Nos applications n’impliquent pas forcément les autorités publiques, cela varie. Elles ont beau être adoptées par les gens et les ONG notamment, il n’est pas toujours évident de convaincre les autorités, et c’est comme ça depuis nos débuts, en 2016, à l’image de la transition numérique roumaine. Le pays jouit d’avantages, notamment d’une excellente couverture internet, de faibles coûts pour les utilisateurs, ainsi que d’une bonne pénétration des smartphones dans les foyers roumains. Le problème est qu’il n’y a pas de changement systémique. Les autorités préfèrent construire des îlots numériques sans réelle vision de la problématique de la numérisation. Prenez l’opportunité manquée, pour l’instant, que représente l’absorption des fonds PNRR (Plan national de relance et de résilience, ndlr). C’est une occasion fantastique ; 20% de ces fonds sont consacrés à la numérisation, c’est énorme… Autre souci, il n’y pas de politique d’alphabétisation numérique, d’où d’importantes inégalités. Nous faisons en sorte que nos instruments protègent chacun d’entre nous, quelles que soient ses limites. Nous prenons également bien soin d’expliquer vers quoi tendre en matière de normalité. Tout le monde n’a pas la même expérience numérique et il faut éviter les dérives. Surtout en ces temps où certains utilisent la technologie, internet et les réseaux sociaux de manière irresponsable.
Autre enjeu, le coût environnemental des nouvelles technologies*…
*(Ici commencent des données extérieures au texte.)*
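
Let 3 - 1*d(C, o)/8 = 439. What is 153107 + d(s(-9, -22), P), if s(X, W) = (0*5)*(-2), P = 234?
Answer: 149619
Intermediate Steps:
s(X, W) = 0 (s(X, W) = 0*(-2) = 0)
d(C, o) = -3488 (d(C, o) = 24 - 8*439 = 24 - 3512 = -3488)
153107 + d(s(-9, -22), P) = 153107 - 3488 = 149619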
Effectivement, et j’en attends plus également sur ce volet en Roumanie. Nos décisionnaires doivent être davantage transparents sur la question du coût des ressources impliquant la construction et l’utilisation des nouvelles technologies. Il est important d’être informé de l’impact d’une solution ou d’un type d’infrastructure sur l’environnement. Dans d’autres pays, ces aspects sont bien mieux expliqués et motivés, les gens se sentent alors plus responsables. J’observe qu’ailleurs on essaie d’encourager un dialogue autour de ces questions, et non pas simplement de restreindre. C’est sans doute plus mature et judicieux car cela permet d’impliquer tout le monde, sans exception. Nous devons nous en inspirer ; ici les gens ne sont pas associés à de tels niveaux de discussion, qu’il s’agisse d’environnement, d’impact des décisions humaines sur les changements climatiques, mais aussi de santé et de bien d’autres questions.
Propos recueillis par Benjamin Ribout (22/04/25).
* Sur ce sujet, lire « L’enfer numérique : voyage au bout d’un like », par Guillaume Pitron.